Another chart(right) shows the TORNADO population damange throught years.
par(mfrow=c(1,2),mar=c(4,4,3,2))
barplot(dmg5$phdmg,names.arg=dmg5$type,col="Grey10",cex.names=0.8,
xlab="Events Type",ylab="Population Damage Units")
title("Top 5 Population Health Damage Hazards in US",cex.main=0.7)
plot(as.character(dmgtor$Year),dmgtor$DamageUnits,type="l",lwd=2,
col="Grey10",xlab="Year",ylab="Population Damange Units")
title("Tornado Population Damage 1950-2011",cex.main=0.8)
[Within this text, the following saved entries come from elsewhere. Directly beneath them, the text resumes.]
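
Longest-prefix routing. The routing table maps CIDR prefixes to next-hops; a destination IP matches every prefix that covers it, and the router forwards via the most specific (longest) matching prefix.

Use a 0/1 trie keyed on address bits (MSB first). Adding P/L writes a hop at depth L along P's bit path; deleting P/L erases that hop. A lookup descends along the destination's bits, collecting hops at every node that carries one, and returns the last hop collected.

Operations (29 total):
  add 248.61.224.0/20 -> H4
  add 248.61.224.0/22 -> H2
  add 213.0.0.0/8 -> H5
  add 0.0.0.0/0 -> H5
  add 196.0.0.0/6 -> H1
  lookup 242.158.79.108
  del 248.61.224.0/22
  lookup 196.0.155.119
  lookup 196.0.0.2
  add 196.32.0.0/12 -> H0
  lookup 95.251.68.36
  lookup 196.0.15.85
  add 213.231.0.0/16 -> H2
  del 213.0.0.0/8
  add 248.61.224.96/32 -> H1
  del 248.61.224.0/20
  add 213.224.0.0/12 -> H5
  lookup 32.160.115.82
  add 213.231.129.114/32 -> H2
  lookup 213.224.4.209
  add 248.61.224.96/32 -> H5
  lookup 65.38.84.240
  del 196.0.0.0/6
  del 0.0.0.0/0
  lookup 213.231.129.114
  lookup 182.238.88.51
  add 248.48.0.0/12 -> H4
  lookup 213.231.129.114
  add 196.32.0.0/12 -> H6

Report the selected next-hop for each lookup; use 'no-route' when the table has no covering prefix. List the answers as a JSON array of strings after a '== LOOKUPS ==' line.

Process each operation:
  add 248.61.224.0/20 -> H4 at depth 20
  add 248.61.224.0/22 -> H2 at depth 22
  add 213.0.0.0/8 -> H5 at depth 8
  add 0.0.0.0/0 -> H5 at depth 0
  add 196.0.0.0/6 -> H1 at depth 6
  lookup 242.158.79.108: bits 1111 walk d0:H5→d1:-→d2:-→d3:-→d4:- -> H5
  - 248.61.224.0/22 clear@22
  lookup 196.0.155.119: bits 110001 walk d0:H5→d1:-→d2:-→d3:-→d4:-→d5:-→d6:H1 -> H1
  lookup 196.0.0.2: bits 110001 walk d0:H5→d1:-→d2:-→d3:-→d4:-→d5:-→d6:H1 -> H1
  add 196.32.0.0/12 -> H0 at depth 12
  lookup 95.251.68.36: bits ε walk d0:H5 -> H5
  lookup 196.0.15.85: bits 1100010000 walk d0:H5→d1:-→d2:-→d3:-→d4:-→d5:-→d6:H1→d7:-→d8:-→d9:-→d10:- -> H1
  add 213.231.0.0/16 -> H2 at depth 16
  - 213.0.0.0/8 clear@8
  add 248.61.224.96/32 -> H1 at depth 32
  - 248.61.224.0/20 clear@20
  add 213.224.0.0/12 -> H5 at depth 12
  lookup 32.160.115.82: bits ε walk d0:H5 -> H5
  add 213.231.129.114/32 -> H2 at depth 32
  lookup 213.224.4.209: bits 1101010111100 walk d0:H5→d1:-→d2:-→d3:-→d4:-→d5:-→d6:-→d7:-→d8:-→d9:-→d10:-→d11:-→d12:H5→d13:- -> H5
  add 248.61.224.96/32 -> H5 at depth 32
  lookup 65.38.84.240: bits ε walk d0:H5 -> H5
  - 196.0.0.0/6 clear@6
  - 0.0.0.0/0 clear@0
  lookup 213.231.129.114: bits 11010101111001111000000101110010 walk d0:-→d1:-→d2:-→d3:-→d4:-→d5:-→d6:-→d7:-→d8:-→d9:-→d10:-→d11:-→d12:H5→d13:-→d14:-→d15:-→d16:H2→d17:-→d18:-→d19:-→d20:-→d21:-→d22:-→d23:-→d24:-→d25:-→d26:-→d27:-→d28:-→d29:-→d30:-→d31:-→d32:H2 -> H2
  lookup 182.238.88.51: bits 1 walk d0:-→d1:- -> no-route
  add 248.48.0.0/12 -> H4 at depth 12
  lookup 213.231.129.114: bits 11010101111001111000000101110010 walk d0:-→d1:-→d2:-→d3:-→d4:-→d5:-→d6:-→d7:-→d8:-→d9:-→d10:-→d11:-→d12:H5→d13:-→d14:-→d15:-→d16:H2→d17:-→d18:-→d19:-→d20:-→d21:-→d22:-→d23:-→d24:-→d25:-→d26:-→d27:-→d28:-→d29:-→d30:-→d31:-→d32:H2 -> H2
  add 196.32.0.0/12 -> H6 at depth 12

== LOOKUPS ==
["H5","H1","H1","H5","H1","H5","H5","H5","H2","no-route","H2"]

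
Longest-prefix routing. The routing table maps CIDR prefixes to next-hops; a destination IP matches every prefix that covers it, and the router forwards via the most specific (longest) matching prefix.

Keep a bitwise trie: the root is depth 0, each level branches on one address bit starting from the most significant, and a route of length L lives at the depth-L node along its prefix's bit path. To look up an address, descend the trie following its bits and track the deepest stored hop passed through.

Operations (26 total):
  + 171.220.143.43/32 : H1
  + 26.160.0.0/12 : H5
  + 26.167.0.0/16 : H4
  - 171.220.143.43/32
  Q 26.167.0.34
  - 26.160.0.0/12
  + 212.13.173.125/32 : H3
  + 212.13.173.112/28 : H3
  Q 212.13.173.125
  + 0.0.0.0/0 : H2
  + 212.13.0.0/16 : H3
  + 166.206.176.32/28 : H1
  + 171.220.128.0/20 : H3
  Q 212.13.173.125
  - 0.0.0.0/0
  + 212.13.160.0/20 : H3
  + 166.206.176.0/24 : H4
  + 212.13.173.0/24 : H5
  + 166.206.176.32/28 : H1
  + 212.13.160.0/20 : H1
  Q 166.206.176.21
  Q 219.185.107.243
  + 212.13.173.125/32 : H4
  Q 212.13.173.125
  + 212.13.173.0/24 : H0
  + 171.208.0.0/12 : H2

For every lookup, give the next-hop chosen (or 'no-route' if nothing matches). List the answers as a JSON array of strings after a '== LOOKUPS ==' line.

Process each operation:
  + 171.220.143.43/32 (H1) depth=32
  + 26.160.0.0/12 (H5) depth=12
  + 26.167.0.0/16 (H4) depth=16
  - 171.220.143.43/32 clear@32
  Q 26.167.0.34: descend 0001101010100111 ; hops seen [H5,H4] ; pick H4
  - 26.160.0.0/12 clear@12
  + 212.13.173.125/32 (H3) depth=32
  + 212.13.173.112/28 (H3) depth=28
  Q 212.13.173.125: descend 11010100000011011010110101111101 ; hops seen [H3,H3] ; pick H3
  + 0.0.0.0/0 (H2) depth=0
  + 212.13.0.0/16 (H3) depth=16
  + 166.206.176.32/28 (H1) depth=28
  + 171.220.128.0/20 (H3) depth=20
  Q 212.13.173.125: descend 11010100000011011010110101111101 ; hops seen [H2,H3,H3,H3] ; pick H3
  - 0.0.0.0/0 clear@0
  + 212.13.160.0/20 (H3) depth=20
  + 166.206.176.0/24 (H4) depth=24
  + 212.13.173.0/24 (H5) depth=24
  + 166.206.176.32/28 (H1) depth=28
  + 212.13.160.0/20 (H1) depth=20
  Q 166.206.176.21: descend 10100110110011101011000000 ; hops seen [H4] ; pick H4
  Q 219.185.107.243: descend 1101 ; hops seen [∅] ; pick no-route
  + 212.13.173.125/32 (H4) depth=32
  Q 212.13.173.125: descend 11010100000011011010110101111101 ; hops seen [H3,H1,H5,H3,H4] ; pick H4
  + 212.13.173.0/24 (H0) depth=24
  + 171.208.0.0/12 (H2) depth=12

== LOOKUPS ==
["H4","H3","H3","H4","no-route","H4"]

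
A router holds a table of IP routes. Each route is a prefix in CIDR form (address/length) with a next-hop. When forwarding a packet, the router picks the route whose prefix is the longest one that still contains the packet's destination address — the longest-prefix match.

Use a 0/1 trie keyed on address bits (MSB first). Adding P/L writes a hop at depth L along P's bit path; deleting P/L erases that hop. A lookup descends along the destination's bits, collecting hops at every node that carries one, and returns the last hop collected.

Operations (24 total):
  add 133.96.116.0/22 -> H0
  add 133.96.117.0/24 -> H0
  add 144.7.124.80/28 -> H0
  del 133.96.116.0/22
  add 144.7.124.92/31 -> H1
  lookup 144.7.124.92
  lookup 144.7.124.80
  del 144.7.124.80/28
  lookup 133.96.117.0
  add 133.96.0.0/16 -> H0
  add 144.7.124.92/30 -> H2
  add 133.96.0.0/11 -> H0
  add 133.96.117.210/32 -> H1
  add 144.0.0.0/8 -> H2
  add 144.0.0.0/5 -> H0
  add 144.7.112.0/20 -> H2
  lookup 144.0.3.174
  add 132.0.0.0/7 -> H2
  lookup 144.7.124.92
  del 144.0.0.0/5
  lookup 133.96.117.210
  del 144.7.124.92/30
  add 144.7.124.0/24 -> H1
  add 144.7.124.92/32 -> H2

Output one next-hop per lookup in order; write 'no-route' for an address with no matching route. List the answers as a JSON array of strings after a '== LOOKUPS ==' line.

Process each operation:
  + 133.96.116.0/22 (H0) depth=22
  + 133.96.117.0/24 (H0) depth=24
  + 144.7.124.80/28 (H0) depth=28
  - 133.96.116.0/22 clear@22
  + 144.7.124.92/31 (H1) depth=31
  lookup 144.7.124.92: bits 1001000000000111011111000101110 walk d0:-→d1:-→d2:-→d3:-→d4:-→d5:-→d6:-→d7:-→d8:-→d9:-→d10:-→d11:-→d12:-→d13:-→d14:-→d15:-→d16:-→d17:-→d18:-→d19:-→d20:-→d21:-→d22:-→d23:-→d24:-→d25:-→d26:-→d27:-→d28:H0→d29:-→d30:-→d31:H1 -> H1
  lookup 144.7.124.80: bits 1001000000000111011111000101 walk d0:-→d1:-→d2:-→d3:-→d4:-→d5:-→d6:-→d7:-→d8:-→d9:-→d10:-→d11:-→d12:-→d13:-→d14:-→d15:-→d16:-→d17:-→d18:-→d19:-→d20:-→d21:-→d22:-→d23:-→d24:-→d25:-→d26:-→d27:-→d28:H0 -> H0
  - 144.7.124.80/28 clear@28
  lookup 133.96.117.0: bits 100001010110000001110101 walk d0:-→d1:-→d2:-→d3:-→d4:-→d5:-→d6:-→d7:-→d8:-→d9:-→d10:-→d11:-→d12:-→d13:-→d14:-→d15:-→d16:-→d17:-→d18:-→d19:-→d20:-→d21:-→d22:-→d23:-→d24:H0 -> H0
  + 133.96.0.0/16 (H0) depth=16
  + 144.7.124.92/30 (H2) depth=30
  + 133.96.0.0/11 (H0) depth=11
  + 133.96.117.210/32 (H1) depth=32
  + 144.0.0.0/8 (H2) depth=8
  + 144.0.0.0/5 (H0) depth=5
  + 144.7.112.0/20 (H2) depth=20
  lookup 144.0.3.174: bits 1001000000000 walk d0:-→d1:-→d2:-→d3:-→d4:-→d5:H0→d6:-→d7:-→d8:H2→d9:-→d10:-→d11:-→d12:-→d13:- -> H2
  + 132.0.0.0/7 (H2) depth=7
  lookup 144.7.124.92: bits 1001000000000111011111000101110 walk d0:-→d1:-→d2:-→d3:-→d4:-→d5:H0→d6:-→d7:-→d8:H2→d9:-→d10:-→d11:-→d12:-→d13:-→d14:-→d15:-→d16:-→d17:-→d18:-→d19:-→d20:H2→d21:-→d22:-→d23:-→d24:-→d25:-→d26:-→d27:-→d28:-→d29:-→d30:H2→d31:H1 -> H1
  - 144.0.0.0/5 clear@5
  lookup 133.96.117.210: bits 10000101011000000111010111010010 walk d0:-→d1:-→d2:-→d3:-→d4:-→d5:-→d6:-→d7:H2→d8:-→d9:-→d10:-→d11:H0→d12:-→d13:-→d14:-→d15:-→d16:H0→d17:-→d18:-→d19:-→d20:-→d21:-→d22:-→d23:-→d24:H0→d25:-→d26:-→d27:-→d28:-→d29:-→d30:-→d31:-→d32:H1 -> H1
  - 144.7.124.92/30 clear@30
  + 144.7.124.0/24 (H1) depth=24
  + 144.7.124.92/32 (H2) depth=32

== LOOKUPS ==
["H1","H0","H0","H2","H1","H1"]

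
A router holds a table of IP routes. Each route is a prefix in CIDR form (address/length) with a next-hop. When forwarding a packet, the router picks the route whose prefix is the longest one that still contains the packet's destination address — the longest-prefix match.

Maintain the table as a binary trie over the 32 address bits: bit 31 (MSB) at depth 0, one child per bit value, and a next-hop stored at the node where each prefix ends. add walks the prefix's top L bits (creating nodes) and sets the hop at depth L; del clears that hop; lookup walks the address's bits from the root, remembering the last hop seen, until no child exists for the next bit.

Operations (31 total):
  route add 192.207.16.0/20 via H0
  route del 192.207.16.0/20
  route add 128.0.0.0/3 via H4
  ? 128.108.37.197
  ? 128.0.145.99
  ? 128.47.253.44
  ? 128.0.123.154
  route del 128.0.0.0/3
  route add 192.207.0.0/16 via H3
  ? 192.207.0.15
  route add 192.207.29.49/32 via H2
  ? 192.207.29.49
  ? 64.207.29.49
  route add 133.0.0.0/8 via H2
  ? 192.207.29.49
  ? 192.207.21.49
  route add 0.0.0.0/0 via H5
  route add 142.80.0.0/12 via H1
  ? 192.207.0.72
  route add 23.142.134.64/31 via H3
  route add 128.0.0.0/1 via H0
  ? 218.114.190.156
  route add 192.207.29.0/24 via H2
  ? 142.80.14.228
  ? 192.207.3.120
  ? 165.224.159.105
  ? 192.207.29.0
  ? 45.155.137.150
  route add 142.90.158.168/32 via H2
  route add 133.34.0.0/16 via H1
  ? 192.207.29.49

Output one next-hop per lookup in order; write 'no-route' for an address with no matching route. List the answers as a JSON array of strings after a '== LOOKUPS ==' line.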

The top five event type that caused most economy damage is listed in below barchart. We calculated the sum of propriety and crop damage and ranked based on this total number. From this chart, we can see the top damage type is FLOOD.
##plotting top economy loss events
dmg2top5<-dmg2[1:5,]
par(mfrow=c(1,1),mar=c(5,4,1,1))
barplot(dmg2top5$totaldamage,names.arg=dmg2top5$type,col="Grey10",cex.names=0.8,
xlab="Events Type",ylab="Economy Damange (USD)")
title("Top 5 Economy Damage Weather Hazards in US",cex.main=1.2)
Thank you for reviewing this report. The author shows no interest of conflicts with any other research/report.